In pediatric and adolescent care, we need to think carefully about data access and its relationship to patient participation in care. The capabilities of health technologies today often do not cohere with the needs of adolescents or their family members. To understand why, it is important to note how adolescent health is changing: In the past, supporting teen health meant teaching teens to avoid things like smoking, drinking, and other risky behaviors, and instead cultivating healthy sleep, diet, and exercise habits. With chronic conditions on the rise [2], it is important to reconsider what self-care means—we need to think much more about illness management, not just prevention. This means that we need to design technologies that enable teens to navigate their healthcare with their family members, while also respecting their need for privacy and confidentiality.
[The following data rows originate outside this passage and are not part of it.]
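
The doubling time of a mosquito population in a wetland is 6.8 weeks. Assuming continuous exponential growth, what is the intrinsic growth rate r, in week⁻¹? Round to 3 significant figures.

0.102 per week

r = ln(2)/t_d = 0.6931/6.8 = 0.10193.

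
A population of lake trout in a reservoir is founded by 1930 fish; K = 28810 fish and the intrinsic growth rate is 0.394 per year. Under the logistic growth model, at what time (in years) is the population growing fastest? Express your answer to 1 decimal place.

6.7 years

Logistic growth is fastest at N = K/2 = 14405.
A = (K − N₀)/N₀ = 13.927. Set K/(1 + A·e^(−rt)) = K/2 → A·e^(−rt) = 1.
e^(−0.394t) = 1/13.927 = 0.0718006, so t = ln(13.927)/0.394 = 2.6339/0.394 = 6.6849.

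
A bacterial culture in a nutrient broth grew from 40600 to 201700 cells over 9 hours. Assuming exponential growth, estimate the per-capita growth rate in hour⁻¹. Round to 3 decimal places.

From N(t) = N₀·e^(rt): e^(r·9) = 201700/40600 = 4.968.
r·9 = ln(4.968) = 1.603, so r = 1.603/9 = 0.17811.

0.178 per hour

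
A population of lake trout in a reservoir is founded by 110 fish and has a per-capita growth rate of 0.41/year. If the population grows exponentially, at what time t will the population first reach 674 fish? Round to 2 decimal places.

Set N₀·e^(rt) = 674: e^(0.41·t) = 674/110 = 6.1273.
0.41·t = ln(6.1273) = 1.8127, so t = 1.8127/0.41 = 4.4213.

4.42 years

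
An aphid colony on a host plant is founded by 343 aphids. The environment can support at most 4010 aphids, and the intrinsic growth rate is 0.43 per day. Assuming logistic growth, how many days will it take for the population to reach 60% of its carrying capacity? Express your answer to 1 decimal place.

A = (K − N₀)/N₀ = (4010 − 343)/343 = 10.691.
Solve 4010/(1 + 10.691·e^(−0.43t)) = 2406: 1 + 10.691·e^(−0.43t) = 1.6667, so e^(−0.43t) = 0.062358.
−0.43·t = ln(0.062358) = -2.7749, so t = 2.7749/0.43 = 6.4532.

6.5 days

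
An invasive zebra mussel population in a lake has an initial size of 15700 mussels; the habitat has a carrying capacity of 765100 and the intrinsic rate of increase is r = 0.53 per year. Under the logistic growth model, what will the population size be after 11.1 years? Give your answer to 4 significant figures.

675300 mussels

A = (K − N₀)/N₀ = (765100 − 15700)/15700 = 47.732.
N(t) = K/(1 + A·e^(−rt)) = 765100/(1 + 47.732×e^(−0.53×11.1)).
e^(−5.883) = 0.0027864; denominator = 1 + 47.732×0.0027864 = 1.133.
N = 765100/1.133 = 675285.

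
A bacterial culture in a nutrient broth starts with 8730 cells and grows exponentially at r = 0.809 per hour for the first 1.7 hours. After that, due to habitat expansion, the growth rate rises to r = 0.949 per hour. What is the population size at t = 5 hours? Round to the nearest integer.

791370 cells

Phase 1: N(1.7) = 8730·e^(0.809×1.7) = 8730·e^1.375 = 34538.2.
Phase 2 runs for 5 − 1.7 = 3.3 hours at r = 0.949.
N(5) = 34538.2·e^(0.949×3.3) = 34538.2·e^3.132 = 791370.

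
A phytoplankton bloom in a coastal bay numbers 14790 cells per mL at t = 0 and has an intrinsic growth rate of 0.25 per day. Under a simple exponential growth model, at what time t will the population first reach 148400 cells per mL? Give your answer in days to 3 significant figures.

9.22 days

Set N₀·e^(rt) = 148400: e^(0.25·t) = 148400/14790 = 10.034.
0.25·t = ln(10.034) = 2.306, so t = 2.306/0.25 = 9.2238.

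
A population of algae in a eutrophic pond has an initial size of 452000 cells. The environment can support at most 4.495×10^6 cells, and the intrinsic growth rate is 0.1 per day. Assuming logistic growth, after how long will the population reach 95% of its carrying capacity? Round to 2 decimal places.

51.35 days

A = (K − N₀)/N₀ = (4.495×10^6 − 452000)/452000 = 8.9447.
Solve 4.495×10^6/(1 + 8.9447·e^(−0.1t)) = 4.27025×10^6: 1 + 8.9447·e^(−0.1t) = 1.0526, so e^(−0.1t) = 0.00588411.
−0.1·t = ln(0.00588411) = -5.1355, so t = 5.1355/0.1 = 51.355.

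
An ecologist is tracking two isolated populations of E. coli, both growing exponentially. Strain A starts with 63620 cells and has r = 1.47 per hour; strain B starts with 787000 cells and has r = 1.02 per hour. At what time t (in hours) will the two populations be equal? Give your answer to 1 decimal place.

5.6 hours

Set 63620·e^(1.47t) = 787000·e^(1.02t).
e^((1.47 − 1.02)t) = 787000/63620 → e^(0.45·t) = 12.37.
0.45·t = ln(12.37) = 2.5153, so t = 2.5153/0.45 = 5.5896.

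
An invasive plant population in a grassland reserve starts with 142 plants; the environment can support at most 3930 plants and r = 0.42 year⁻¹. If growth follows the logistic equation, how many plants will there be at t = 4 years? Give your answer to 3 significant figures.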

The Health Experience and Applications Lab (Hx Lab) at Georgia Tech is pursuing answers to questions about how health information technology can be designed to enable teens and young adults to become active participants in their healthcare. Over the past four years, we have developed collaborative partnerships with patients and their family members, as well as pediatric clinicians, informatics researchers, and health IT leaders. With these partners, we have conducted field studies, design studies, and prototype deployments and evaluations, as well as mixed-methods studies that examine the use of current health IT systems. These ongoing and long-term efforts provide insights into three objectives for computing interventions that support teens' participation in their care.
Supporting Gradually Evolving Care Partnerships
The first objective comes from our investigations into how teens with chronic illnesses work with their parents and their clinical caregivers to manage their personal health information. Adolescent users of computing technology are in the unique position of being emerging adults who are still dependent—challenging the single-user paradigm of personal data management we often see today. There are biological, psychological, and sociocultural components to adolescence, making it difficult to place boundaries on when it begins and when it ends. We learned that supporting both teens and parents in acclimating to the role of partner in teen care is essential to aid in the transition to adulthood [2].
Teens in our study often grappled with issues of data privacy, health literacy, and emotional preparedness while tracking indicators of their health. They often found information to be either too difficult to understand or not comprehensive enough to be helpful. A current research project in our group, led by Matthew Hong, is now investigating how technology can capture the perspectives of teens with chronic illnesses as well as those of their parents, in ways that support their voices in clinical scenarios and enable the adaptive presentation and sharing of health information. We are designing our tools to support the collaborative generation and management of personal health–related data.
Interacting With Electronic Health Data
The teens and parents we have partnered with are optimistic about the role of computing technology and EHRs in their care [2]. While we might expect that teens will have different preferences from their parents for interacting with this data, current personal health record technologies (such as patient portals) do not offer different designs for different user groups. Our team investigated independent and shared experiences of online personal health record technology over a 19-month period. We analyzed usage logs and conducted surveys and interviews with teen patients and their parents, independently.
We found that teens and their parents both valued the technology but had divergent views about its role in care communication and management, as well as divergent attitudes about its impact on the patient's ability to manage care. Adolescents indicated a slightly more positive attitude toward the use of the technology to help them manage information about their health and ask questions they would otherwise not have known to ask [3]. Families used health record technology as a coordination tool, even though these systems weren't designed with family coordination in mind.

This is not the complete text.